The railroad station scene in the reconnection of the 1/2 half of the film is in real time and the 2 minute sequence feels much longer. As unlikely as the reconnection is it feels right as the theme of predestination has now grown in the viewer’s mind. Not to be overly pretentious but this tale has a strongly deterministic bent.
SUKIDA
changes its visual palette when Yu and Yosuke reconnect some 17 years after their meeting. The shades of pinkish highlighting the 2 incidents bonding the adult Yu and Yosuke are much richer than the previous cinematography. Yes, ‘less truly is more’ as these departures from the preceding minimalism shock the eye and lead the viewer into the actions of Yu and Yosuke as adults.
Kudos to Hiromi Nagasaki as the adult Yu and Hitoshi Nishijima as the adult Yosuke for using very much the same gestures; Yu’s fidgeting hands and Yosuke’s downward glances, as in the adolescent 1st. 1/ of the movie. This physicality gives the story a credibility that it otherwise would not have.
SUKIDA
becomes marginally more colorful in the 2nd. 1/2 as the splash of pinkish flesh in both of the criminalistic scenes foreshadow the intensity of the of the latter stages of the story.
Indeed, the teen yearning of the beginning becomes the adult desire as both Yu and Yosuke are now employed on the fringe of the “big plate” of the music industry.
Yu has an undefined administrative job in the music industry as Yosuke to struggles to get his 17 year old song recorded when Yu happens into the recording studio of Yosuke’s company and plays while Yosuke watches Yu in the CCTV monitor.

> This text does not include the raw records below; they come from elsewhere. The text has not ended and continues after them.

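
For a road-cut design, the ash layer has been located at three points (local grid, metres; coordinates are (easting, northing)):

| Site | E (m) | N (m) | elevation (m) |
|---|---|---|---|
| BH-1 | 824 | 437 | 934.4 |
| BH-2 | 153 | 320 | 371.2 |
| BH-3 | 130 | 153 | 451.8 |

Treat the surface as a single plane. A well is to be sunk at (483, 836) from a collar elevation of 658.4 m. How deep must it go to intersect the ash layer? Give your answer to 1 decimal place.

Two edge vectors: BH-1→BH-2 = (-671, -117, -563.2), BH-1→BH-3 = (-694, -284, -482.6).
Normal n = (BH-1→BH-2) × (BH-1→BH-3) = (-103484.6, 67036.2, 109366).
So ∂z/∂E = −n_x/n_z = 0.94622 and ∂z/∂N = −n_y/n_z = −0.61295.
Intercept c from BH-1: 934.4 − 779.69 + 267.86 = 422.57.
At (483, 836): z_contact = 457.03 − 512.43 + 422.57 = 367.17 m.
Depth below ground = 658.4 − 367.17 = 291.2 m.

291.2 m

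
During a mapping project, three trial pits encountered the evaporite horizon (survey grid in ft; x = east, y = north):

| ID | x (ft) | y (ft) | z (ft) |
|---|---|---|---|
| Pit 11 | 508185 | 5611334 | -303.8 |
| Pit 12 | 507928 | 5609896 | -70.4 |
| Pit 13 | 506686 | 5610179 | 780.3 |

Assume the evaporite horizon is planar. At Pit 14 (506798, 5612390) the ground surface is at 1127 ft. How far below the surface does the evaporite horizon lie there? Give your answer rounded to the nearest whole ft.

Two edge vectors: Pit 11→Pit 12 = (-257, -1438, 233.4), Pit 11→Pit 13 = (-1499, -1155, 1084.1).
Normal n = (Pit 11→Pit 12) × (Pit 11→Pit 13) = (-1289358.8, -71252.9, -1858727).
So ∂z/∂x = −n_x/n_z = −0.69367842 and ∂z/∂y = −n_y/n_z = −0.03833425.
Intercept c from Pit 11: -303.8 + 352516.97 + 215106.26 = 567319.43.
At (506798, 5612390): z_contact = −351554.8 − 215146.7 + 567319.43 = 617.9 ft.
Depth below ground = 1127 − 617.9 = 509 ft.

509 ft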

This meeting sets the stage for the doppelganger events of the 2nd. half of our saga.
Gentle readers, the ending will not be revealed.
SUKIDA
…Static in action, yet leaping 17 years…
…quiet and musical, cruel and romantic…
SUKIDA
unites contradictions to the enhancement of all themes and the diminishment of none.
Yes, A.R. this might be my favorite “artsy movie”.